Großer Anspruch, der an
seiner Titelfigur scheitert

Titel Der Sizilianer
(The Sicilian)
Drehbuch Steve Shagan
nach dem gleichnamigen Roman von Mario Puzo
Regie Michael Cimino, USA 1987
Darsteller

Christopher Lambert, Terence Stamp, Joss Ackland, John Turturro, Richard Bauer, Barbara Sukowa, Giulia Boschi, Ray McAnally, Barry Miller, Andreas Katsulas, Michael Wincott, Derrick Branche, Richard Venture, Ramon Bieri, Stanko Molnar u.a.

Genre Drama, Crime
Filmlänge 140 Minuten
Deutschlandstart
14. Januar 1988
Inhalt

Salvatore Giuliano raubt mit seiner Bande reiche, konservative Großgrundbesitzer aus und gibt die Beute an die Armen, die ihn als ihren Erlöser ansehen. Genau wie seine Popularität unter der Bevölkerung, die in ihm einen italienischen Robin Hood sieht, steigert sich auch sein Ego.

Auch unter den Mitgliedern seiner Bande bleibt es nicht lange unbemerkt, welchen Ruf Giuliano genießt, während, ihre Namen niemand kennt. So keimt Neid auf und die Loyalität Guilianos Mitstreiter scheint in Gefahr. Er wird dem Don der Mafia, Masino Croce, ein Dorn im Auge und auch die Polizei ist hinter dem edlen Dieb her.
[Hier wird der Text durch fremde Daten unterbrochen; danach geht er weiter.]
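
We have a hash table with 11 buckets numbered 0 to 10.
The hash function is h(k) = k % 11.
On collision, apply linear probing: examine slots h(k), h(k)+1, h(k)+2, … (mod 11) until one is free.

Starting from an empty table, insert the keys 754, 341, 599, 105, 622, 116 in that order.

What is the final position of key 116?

754 hashes to 6; slot 6 is free -> place at 6.
341 hashes to 0; slot 0 is free -> place at 0.
599 hashes to 5; slot 5 is free -> place at 5.
105 hashes to 6; 6 taken -> place at 7.
622 hashes to 6; 6,7 taken -> place at 8.
116 hashes to 6; 6,7,8 taken -> place at 9.
Table: [341, ∅, ∅, ∅, ∅, 599, 754, 105, 622, 116, ∅]

9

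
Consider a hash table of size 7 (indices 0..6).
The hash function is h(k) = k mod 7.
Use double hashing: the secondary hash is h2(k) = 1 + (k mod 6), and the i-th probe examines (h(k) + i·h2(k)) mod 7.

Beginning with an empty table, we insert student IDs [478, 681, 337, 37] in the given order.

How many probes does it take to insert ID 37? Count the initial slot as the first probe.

478 hashes to 2; slot 2 is free => place at 2.
681 hashes to 2, h2=4; 2 taken => place at 6.
337 hashes to 1; slot 1 is free => place at 1.
37 hashes to 2, h2=2; 2 taken => place at 4.
Table: [—, 337, 478, —, 37, —, 681]

2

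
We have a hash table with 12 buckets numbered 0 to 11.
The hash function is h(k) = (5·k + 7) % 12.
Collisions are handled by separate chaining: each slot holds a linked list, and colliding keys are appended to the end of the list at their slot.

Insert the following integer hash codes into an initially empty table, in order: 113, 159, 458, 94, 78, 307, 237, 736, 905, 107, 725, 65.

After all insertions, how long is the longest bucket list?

4

Insert 113: h=8, bucket 8 empty → new chain.
Insert 159: h=10, bucket 10 empty → new chain.
Insert 458: h=5, bucket 5 empty → new chain.
Insert 94: h=9, bucket 9 empty → new chain.
Insert 78: h=1, bucket 1 empty → new chain.
Insert 307: h=6, bucket 6 empty → new chain.
Insert 237: h=4, bucket 4 empty → new chain.
Insert 736: h=3, bucket 3 empty → new chain.
Insert 905: h=8, bucket 8 nonempty → append to chain.
Insert 107: h=2, bucket 2 empty → new chain.
Insert 725: h=8, bucket 8 nonempty → append to chain.
Insert 65: h=8, bucket 8 nonempty → append to chain.
Final buckets:
0: .
1: 78
2: 107
3: 736
4: 237
5: 458
6: 307
7: .
8: 113 -> 905 -> 725 -> 65
9: 94
10: 159
11: .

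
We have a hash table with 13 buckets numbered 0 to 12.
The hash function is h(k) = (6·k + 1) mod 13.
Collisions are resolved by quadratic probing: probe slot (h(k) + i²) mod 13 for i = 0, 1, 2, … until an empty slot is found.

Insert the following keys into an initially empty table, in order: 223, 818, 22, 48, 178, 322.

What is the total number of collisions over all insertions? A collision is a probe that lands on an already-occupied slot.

223 hashes to 0; slot 0 is free -> place at 0.
818 hashes to 8; slot 8 is free -> place at 8.
22 hashes to 3; slot 3 is free -> place at 3.
48 hashes to 3; 3 taken -> place at 4.
178 hashes to 3; 3,4 taken -> place at 7.
322 hashes to 9; slot 9 is free -> place at 9.
Table: [223, ., ., 22, 48, ., ., 178, 818, 322, ., ., .]

3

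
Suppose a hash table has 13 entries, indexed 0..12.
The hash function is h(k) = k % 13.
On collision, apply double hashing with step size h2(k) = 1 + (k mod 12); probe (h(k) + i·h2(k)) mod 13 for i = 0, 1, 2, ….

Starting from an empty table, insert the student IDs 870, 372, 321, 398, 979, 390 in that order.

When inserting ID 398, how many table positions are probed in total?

Insert 870: h=12, slot 12 empty => index 12.
Insert 372: h=8, slot 8 empty => index 8.
Insert 321: h=9, slot 9 empty => index 9.
Insert 398: h=8, h2=3, slot 8 occupied => index 11.
Insert 979: h=4, slot 4 empty => index 4.
Insert 390: h=0, slot 0 empty => index 0.
Table: [390, _, _, _, 979, _, _, _, 372, 321, _, 398, 870]

2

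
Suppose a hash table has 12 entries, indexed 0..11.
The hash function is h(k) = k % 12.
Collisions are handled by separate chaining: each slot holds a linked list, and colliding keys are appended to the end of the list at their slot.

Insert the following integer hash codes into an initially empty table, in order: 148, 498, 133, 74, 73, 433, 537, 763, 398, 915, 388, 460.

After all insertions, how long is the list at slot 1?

Insert 148: h=4, bucket 4 empty -> new chain.
Insert 498: h=6, bucket 6 empty -> new chain.
Insert 133: h=1, bucket 1 empty -> new chain.
Insert 74: h=2, bucket 2 empty -> new chain.
Insert 73: h=1, bucket 1 nonempty -> append to chain.
Insert 433: h=1, bucket 1 nonempty -> append to chain.
Insert 537: h=9, bucket 9 empty -> new chain.
Insert 763: h=7, bucket 7 empty -> new chain.
Insert 398: h=2, bucket 2 nonempty -> append to chain.
Insert 915: h=3, bucket 3 empty -> new chain.
Insert 388: h=4, bucket 4 nonempty -> append to chain.
Insert 460: h=4, bucket 4 nonempty -> append to chain.
Final buckets:
0: ∅
1: 133 -> 73 -> 433
2: 74 -> 398
3: 915
4: 148 -> 388 -> 460
5: ∅
6: 498
7: 763
8: ∅
9: 537
10: ∅
11: ∅

3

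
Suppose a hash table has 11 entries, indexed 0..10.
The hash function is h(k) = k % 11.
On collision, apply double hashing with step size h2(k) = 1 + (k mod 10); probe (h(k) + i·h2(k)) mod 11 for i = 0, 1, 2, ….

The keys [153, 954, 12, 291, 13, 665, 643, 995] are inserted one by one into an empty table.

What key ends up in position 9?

643

153 hashes to 10; slot 10 is free => place at 10.
954 hashes to 8; slot 8 is free => place at 8.
12 hashes to 1; slot 1 is free => place at 1.
291 hashes to 5; slot 5 is free => place at 5.
13 hashes to 2; slot 2 is free => place at 2.
665 hashes to 5, h2=6; 5 taken => place at 0.
643 hashes to 5, h2=4; 5 taken => place at 9.
995 hashes to 5, h2=6; 5,0 taken => place at 6.
Table: [665, 12, 13, —, —, 291, 995, —, 954, 643, 153]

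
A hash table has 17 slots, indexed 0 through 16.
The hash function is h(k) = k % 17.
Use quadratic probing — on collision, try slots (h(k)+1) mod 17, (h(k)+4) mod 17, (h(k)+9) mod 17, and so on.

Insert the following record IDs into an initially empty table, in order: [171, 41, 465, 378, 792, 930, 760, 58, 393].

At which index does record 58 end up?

171: h=1 => slot 1
41: h=7 => slot 7
465: h=6 => slot 6
378: h=4 => slot 4
792: h=10 => slot 10
930: h=12 => slot 12
760: h=12, probe 12,13 => slot 13
58: h=7, probe 7,8 => slot 8
393: h=2 => slot 2
Table: [∅, 171, 393, ∅, 378, ∅, 465, 41, 58, ∅, 792, ∅, 930, 760, ∅, ∅, ∅]

8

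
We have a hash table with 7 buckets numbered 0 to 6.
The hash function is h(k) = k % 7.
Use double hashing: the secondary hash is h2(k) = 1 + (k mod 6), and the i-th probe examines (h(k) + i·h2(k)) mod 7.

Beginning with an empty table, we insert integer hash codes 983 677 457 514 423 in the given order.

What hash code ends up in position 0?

983 hashes to 3; slot 3 is free -> place at 3.
677 hashes to 5; slot 5 is free -> place at 5.
457 hashes to 2; slot 2 is free -> place at 2.
514 hashes to 3, h2=5; 3 taken -> place at 1.
423 hashes to 3, h2=4; 3 taken -> place at 0.
Table: [423, 514, 457, 983, —, 677, —]

423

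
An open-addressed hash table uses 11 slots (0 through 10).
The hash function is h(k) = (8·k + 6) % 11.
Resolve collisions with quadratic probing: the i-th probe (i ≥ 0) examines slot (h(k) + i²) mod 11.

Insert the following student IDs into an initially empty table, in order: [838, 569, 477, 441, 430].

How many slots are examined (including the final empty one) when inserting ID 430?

838: h=0 -> slot 0
569: h=4 -> slot 4
477: h=5 -> slot 5
441: h=3 -> slot 3
430: h=3, probe 3,4,7 -> slot 7
Table: [838, ∅, ∅, 441, 569, 477, ∅, 430, ∅, ∅, ∅]

3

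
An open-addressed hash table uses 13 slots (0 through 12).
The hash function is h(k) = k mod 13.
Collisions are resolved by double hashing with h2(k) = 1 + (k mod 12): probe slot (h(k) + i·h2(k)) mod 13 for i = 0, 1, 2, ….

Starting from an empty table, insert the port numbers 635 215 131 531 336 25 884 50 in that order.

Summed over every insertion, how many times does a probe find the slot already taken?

635 hashes to 11; slot 11 is free => place at 11.
215 hashes to 7; slot 7 is free => place at 7.
131 hashes to 1; slot 1 is free => place at 1.
531 hashes to 11, h2=4; 11 taken => place at 2.
336 hashes to 11, h2=1; 11 taken => place at 12.
25 hashes to 12, h2=2; 12,1 taken => place at 3.
884 hashes to 0; slot 0 is free => place at 0.
50 hashes to 11, h2=3; 11,1 taken => place at 4.
Table: [884, 131, 531, 25, 50, _, _, 215, _, _, _, 635, 336]

6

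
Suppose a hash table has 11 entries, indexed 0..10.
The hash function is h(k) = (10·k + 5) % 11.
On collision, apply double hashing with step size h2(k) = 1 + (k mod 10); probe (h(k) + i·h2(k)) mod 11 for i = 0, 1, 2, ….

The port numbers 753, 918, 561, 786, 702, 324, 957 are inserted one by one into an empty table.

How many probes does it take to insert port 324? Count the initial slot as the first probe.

4

Insert 753: h=0, slot 0 empty => index 0.
Insert 918: h=0, h2=9, slot 0 occupied => index 9.
Insert 561: h=5, slot 5 empty => index 5.
Insert 786: h=0, h2=7, slot 0 occupied => index 7.
Insert 702: h=7, h2=3, slot 7 occupied => index 10.
Insert 324: h=0, h2=5, slots 0,5,10 occupied => index 4.
Insert 957: h=5, h2=8, slot 5 occupied => index 2.
Table: [753, ., 957, ., 324, 561, ., 786, ., 918, 702]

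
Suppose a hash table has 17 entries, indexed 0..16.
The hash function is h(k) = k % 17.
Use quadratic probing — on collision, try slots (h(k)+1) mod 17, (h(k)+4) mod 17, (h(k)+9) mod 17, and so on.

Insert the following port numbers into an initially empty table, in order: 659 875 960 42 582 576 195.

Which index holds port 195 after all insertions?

659: h=13 -> slot 13
875: h=8 -> slot 8
960: h=8, probe 8,9 -> slot 9
42: h=8, probe 8,9,12 -> slot 12
582: h=4 -> slot 4
576: h=15 -> slot 15
195: h=8, probe 8,9,12,0 -> slot 0
Table: [195, _, _, _, 582, _, _, _, 875, 960, _, _, 42, 659, _, 576, _]

0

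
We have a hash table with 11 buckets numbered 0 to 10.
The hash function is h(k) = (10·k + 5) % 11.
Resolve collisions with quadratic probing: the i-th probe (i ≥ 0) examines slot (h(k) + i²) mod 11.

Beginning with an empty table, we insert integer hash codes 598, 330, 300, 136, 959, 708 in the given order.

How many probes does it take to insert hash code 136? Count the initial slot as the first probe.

4

Insert 598: h=1, slot 1 empty -> index 1.
Insert 330: h=5, slot 5 empty -> index 5.
Insert 300: h=2, slot 2 empty -> index 2.
Insert 136: h=1, slots 1,2,5 occupied -> index 10.
Insert 959: h=3, slot 3 empty -> index 3.
Insert 708: h=1, slots 1,2,5,10 occupied -> index 6.
Table: [—, 598, 300, 959, —, 330, 708, —, —, —, 136]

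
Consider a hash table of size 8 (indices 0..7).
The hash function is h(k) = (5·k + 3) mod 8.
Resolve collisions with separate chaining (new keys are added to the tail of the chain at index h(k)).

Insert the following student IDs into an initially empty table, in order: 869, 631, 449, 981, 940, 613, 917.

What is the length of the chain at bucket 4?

Insert 869: h=4, bucket 4 empty -> new chain.
Insert 631: h=6, bucket 6 empty -> new chain.
Insert 449: h=0, bucket 0 empty -> new chain.
Insert 981: h=4, bucket 4 nonempty -> append to chain.
Insert 940: h=7, bucket 7 empty -> new chain.
Insert 613: h=4, bucket 4 nonempty -> append to chain.
Insert 917: h=4, bucket 4 nonempty -> append to chain.
Final buckets:
0: 449
1: —
2: —
3: —
4: 869 -> 981 -> 613 -> 917
5: —
6: 631
7: 940

4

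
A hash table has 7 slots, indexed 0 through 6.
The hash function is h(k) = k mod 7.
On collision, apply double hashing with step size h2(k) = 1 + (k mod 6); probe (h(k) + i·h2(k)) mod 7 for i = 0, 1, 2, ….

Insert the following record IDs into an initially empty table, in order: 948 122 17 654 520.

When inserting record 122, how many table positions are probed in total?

2

948: h=3 -> slot 3
122: h=3, h2=3, probe 3,6 -> slot 6
17: h=3, h2=6, probe 3,2 -> slot 2
654: h=3, h2=1, probe 3,4 -> slot 4
520: h=2, h2=5, probe 2,0 -> slot 0
Table: [520, ., 17, 948, 654, ., 122]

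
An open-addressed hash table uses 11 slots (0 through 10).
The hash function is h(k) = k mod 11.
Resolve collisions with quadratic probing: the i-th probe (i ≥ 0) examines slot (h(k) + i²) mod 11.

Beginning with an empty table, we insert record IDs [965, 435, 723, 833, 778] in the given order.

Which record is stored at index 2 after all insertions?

965 hashes to 8; slot 8 is free => place at 8.
435 hashes to 6; slot 6 is free => place at 6.
723 hashes to 8; 8 taken => place at 9.
833 hashes to 8; 8,9 taken => place at 1.
778 hashes to 8; 8,9,1,6 taken => place at 2.
Table: [—, 833, 778, —, —, —, 435, —, 965, 723, —]

778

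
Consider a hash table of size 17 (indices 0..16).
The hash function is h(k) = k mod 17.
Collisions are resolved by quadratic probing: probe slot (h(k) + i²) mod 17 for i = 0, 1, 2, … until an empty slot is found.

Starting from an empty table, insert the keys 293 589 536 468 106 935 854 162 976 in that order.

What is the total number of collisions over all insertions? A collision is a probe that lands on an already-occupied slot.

6

Insert 293: h=4, slot 4 empty => index 4.
Insert 589: h=11, slot 11 empty => index 11.
Insert 536: h=9, slot 9 empty => index 9.
Insert 468: h=9, slot 9 occupied => index 10.
Insert 106: h=4, slot 4 occupied => index 5.
Insert 935: h=0, slot 0 empty => index 0.
Insert 854: h=4, slots 4,5 occupied => index 8.
Insert 162: h=9, slots 9,10 occupied => index 13.
Insert 976: h=7, slot 7 empty => index 7.
Table: [935, _, _, _, 293, 106, _, 976, 854, 536, 468, 589, _, 162, _, _, _]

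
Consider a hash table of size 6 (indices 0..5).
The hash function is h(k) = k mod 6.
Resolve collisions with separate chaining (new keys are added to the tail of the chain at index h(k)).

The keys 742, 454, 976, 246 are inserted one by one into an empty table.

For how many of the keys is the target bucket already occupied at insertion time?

742 → bucket 4
454 → bucket 4 (collision)
976 → bucket 4 (collision)
246 → bucket 0
Final buckets:
0: 246
1: —
2: —
3: —
4: 742 -> 454 -> 976
5: —

2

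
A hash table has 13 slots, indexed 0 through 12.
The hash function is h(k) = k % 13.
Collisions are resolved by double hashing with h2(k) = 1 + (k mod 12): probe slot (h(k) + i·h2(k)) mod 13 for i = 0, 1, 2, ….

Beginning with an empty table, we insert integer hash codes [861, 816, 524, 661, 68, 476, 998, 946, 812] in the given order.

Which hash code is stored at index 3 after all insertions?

861: h=3 -> slot 3
816: h=10 -> slot 10
524: h=4 -> slot 4
661: h=11 -> slot 11
68: h=3, h2=9, probe 3,12 -> slot 12
476: h=8 -> slot 8
998: h=10, h2=3, probe 10,0 -> slot 0
946: h=10, h2=11, probe 10,8,6 -> slot 6
812: h=6, h2=9, probe 6,2 -> slot 2
Table: [998, —, 812, 861, 524, —, 946, —, 476, —, 816, 661, 68]

861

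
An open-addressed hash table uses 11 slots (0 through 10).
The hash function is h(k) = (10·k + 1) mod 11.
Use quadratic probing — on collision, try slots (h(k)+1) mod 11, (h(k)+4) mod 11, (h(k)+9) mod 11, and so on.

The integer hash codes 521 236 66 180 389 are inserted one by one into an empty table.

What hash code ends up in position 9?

521 hashes to 8; slot 8 is free → place at 8.
236 hashes to 7; slot 7 is free → place at 7.
66 hashes to 1; slot 1 is free → place at 1.
180 hashes to 8; 8 taken → place at 9.
389 hashes to 8; 8,9,1 taken → place at 6.
Table: [-, 66, -, -, -, -, 389, 236, 521, 180, -]

180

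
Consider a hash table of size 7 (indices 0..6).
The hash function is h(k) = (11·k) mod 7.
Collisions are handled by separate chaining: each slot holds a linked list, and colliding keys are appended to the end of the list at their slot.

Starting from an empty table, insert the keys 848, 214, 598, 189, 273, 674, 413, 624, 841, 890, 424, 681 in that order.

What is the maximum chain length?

848 → bucket 4
214 → bucket 2
598 → bucket 5
189 → bucket 0
273 → bucket 0 (collision)
674 → bucket 1
413 → bucket 0 (collision)
624 → bucket 4 (collision)
841 → bucket 4 (collision)
890 → bucket 4 (collision)
424 → bucket 2 (collision)
681 → bucket 1 (collision)
Final buckets:
0: 189 -> 273 -> 413
1: 674 -> 681
2: 214 -> 424
3: ∅
4: 848 -> 624 -> 841 -> 890
5: 598
6: ∅

4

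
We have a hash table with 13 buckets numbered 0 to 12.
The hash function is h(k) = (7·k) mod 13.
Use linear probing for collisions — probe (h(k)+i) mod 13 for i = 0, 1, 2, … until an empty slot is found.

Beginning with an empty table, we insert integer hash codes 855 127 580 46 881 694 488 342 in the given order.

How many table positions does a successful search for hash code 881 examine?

3

855 hashes to 5; slot 5 is free => place at 5.
127 hashes to 5; 5 taken => place at 6.
580 hashes to 4; slot 4 is free => place at 4.
46 hashes to 10; slot 10 is free => place at 10.
881 hashes to 5; 5,6 taken => place at 7.
694 hashes to 9; slot 9 is free => place at 9.
488 hashes to 10; 10 taken => place at 11.
342 hashes to 2; slot 2 is free => place at 2.
Table: [-, -, 342, -, 580, 855, 127, 881, -, 694, 46, 488, -]
Lookup 881: h=5, probe 5,6,7 → found at 7.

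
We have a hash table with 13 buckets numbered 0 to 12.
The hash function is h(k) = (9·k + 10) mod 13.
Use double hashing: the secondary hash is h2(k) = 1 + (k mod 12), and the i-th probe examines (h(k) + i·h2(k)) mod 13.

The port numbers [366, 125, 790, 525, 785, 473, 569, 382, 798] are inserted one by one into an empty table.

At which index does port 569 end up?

7

366 hashes to 2; slot 2 is free → place at 2.
125 hashes to 4; slot 4 is free → place at 4.
790 hashes to 9; slot 9 is free → place at 9.
525 hashes to 3; slot 3 is free → place at 3.
785 hashes to 3, h2=6; 3,9,2 taken → place at 8.
473 hashes to 3, h2=6; 3,9,2,8 taken → place at 1.
569 hashes to 9, h2=6; 9,2,8,1 taken → place at 7.
382 hashes to 3, h2=11; 3,1 taken → place at 12.
798 hashes to 3, h2=7; 3 taken → place at 10.
Table: [-, 473, 366, 525, 125, -, -, 569, 785, 790, 798, -, 382]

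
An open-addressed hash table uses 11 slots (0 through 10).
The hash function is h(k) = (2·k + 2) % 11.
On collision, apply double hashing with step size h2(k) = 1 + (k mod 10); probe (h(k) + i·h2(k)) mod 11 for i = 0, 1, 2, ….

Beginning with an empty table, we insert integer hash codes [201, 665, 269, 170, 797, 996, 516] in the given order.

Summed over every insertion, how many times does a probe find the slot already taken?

4

201: h=8 => slot 8
665: h=1 => slot 1
269: h=1, h2=10, probe 1,0 => slot 0
170: h=1, h2=1, probe 1,2 => slot 2
797: h=1, h2=8, probe 1,9 => slot 9
996: h=3 => slot 3
516: h=0, h2=7, probe 0,7 => slot 7
Table: [269, 665, 170, 996, -, -, -, 516, 201, 797, -]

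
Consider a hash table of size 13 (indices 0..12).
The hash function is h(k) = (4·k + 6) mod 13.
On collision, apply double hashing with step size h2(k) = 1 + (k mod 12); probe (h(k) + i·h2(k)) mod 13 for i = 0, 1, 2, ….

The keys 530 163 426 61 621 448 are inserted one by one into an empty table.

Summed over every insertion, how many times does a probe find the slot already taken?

530: h=7 → slot 7
163: h=8 → slot 8
426: h=7, h2=7, probe 7,1 → slot 1
61: h=3 → slot 3
621: h=7, h2=10, probe 7,4 → slot 4
448: h=4, h2=5, probe 4,9 → slot 9
Table: [—, 426, —, 61, 621, —, —, 530, 163, 448, —, —, —]

3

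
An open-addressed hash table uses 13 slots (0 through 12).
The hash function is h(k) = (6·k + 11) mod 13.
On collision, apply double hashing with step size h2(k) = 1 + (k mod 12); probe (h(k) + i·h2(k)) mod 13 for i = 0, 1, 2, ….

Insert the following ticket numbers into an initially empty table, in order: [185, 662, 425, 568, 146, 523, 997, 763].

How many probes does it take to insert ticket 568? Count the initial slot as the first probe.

3

185: h=3 -> slot 3
662: h=5 -> slot 5
425: h=0 -> slot 0
568: h=0, h2=5, probe 0,5,10 -> slot 10
146: h=3, h2=3, probe 3,6 -> slot 6
523: h=3, h2=8, probe 3,11 -> slot 11
997: h=0, h2=2, probe 0,2 -> slot 2
763: h=0, h2=8, probe 0,8 -> slot 8
Table: [425, _, 997, 185, _, 662, 146, _, 763, _, 568, 523, _]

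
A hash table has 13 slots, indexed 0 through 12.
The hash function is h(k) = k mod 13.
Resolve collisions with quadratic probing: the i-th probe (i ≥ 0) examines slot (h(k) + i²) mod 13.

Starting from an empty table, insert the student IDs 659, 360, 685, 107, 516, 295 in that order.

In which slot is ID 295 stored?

659 hashes to 9; slot 9 is free → place at 9.
360 hashes to 9; 9 taken → place at 10.
685 hashes to 9; 9,10 taken → place at 0.
107 hashes to 3; slot 3 is free → place at 3.
516 hashes to 9; 9,10,0 taken → place at 5.
295 hashes to 9; 9,10,0,5 taken → place at 12.
Table: [685, _, _, 107, _, 516, _, _, _, 659, 360, _, 295]

12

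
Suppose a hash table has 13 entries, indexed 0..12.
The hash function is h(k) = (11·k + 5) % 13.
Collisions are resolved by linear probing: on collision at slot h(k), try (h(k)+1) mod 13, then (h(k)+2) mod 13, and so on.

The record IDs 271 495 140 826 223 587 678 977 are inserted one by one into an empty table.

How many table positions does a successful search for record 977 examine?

271 hashes to 9; slot 9 is free -> place at 9.
495 hashes to 3; slot 3 is free -> place at 3.
140 hashes to 11; slot 11 is free -> place at 11.
826 hashes to 4; slot 4 is free -> place at 4.
223 hashes to 1; slot 1 is free -> place at 1.
587 hashes to 1; 1 taken -> place at 2.
678 hashes to 1; 1,2,3,4 taken -> place at 5.
977 hashes to 1; 1,2,3,4,5 taken -> place at 6.
Table: [., 223, 587, 495, 826, 678, 977, ., ., 271, ., 140, .]
Lookup 977: h=1, probe 1,2,3,4,5,6 → found at 6.

6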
Es scheint als rücke das Ende der altruistischen Feldzüge unausweichlich immer näher …

Was zu sagen wäre

Einmal sitzen ein Franziskaner-Mönch und Salvatore zusammen und debattierten die Weltlage, und Salvatore malt vier Kreise in den Staub vor ihren Füßen und sagt, da gebe es die Mafia und die Grundbesitzer und die Kirche. Und der Mönch sagt, irgendwo da müsse Salvatore sich verorten, denn niemand könne ohne einen dieser drei Entitäten leben auf Sizilien und Salvatore sagt, er sei der vierte Kreis. Quasi unabhängig vom herrschenden System. Aber der Mönch ist lange genug im Geschäft dieser Dreifaltigkeit, um zu wissen: „In Montelepre haben die Menschen immer gehungert und sie werden immer hungern. Das Volk ist der Staub, in den Du Deine Kreise malst. Die Sizilianer sind ohne Hoffnung. Hier ändert sich nichts. Niemals!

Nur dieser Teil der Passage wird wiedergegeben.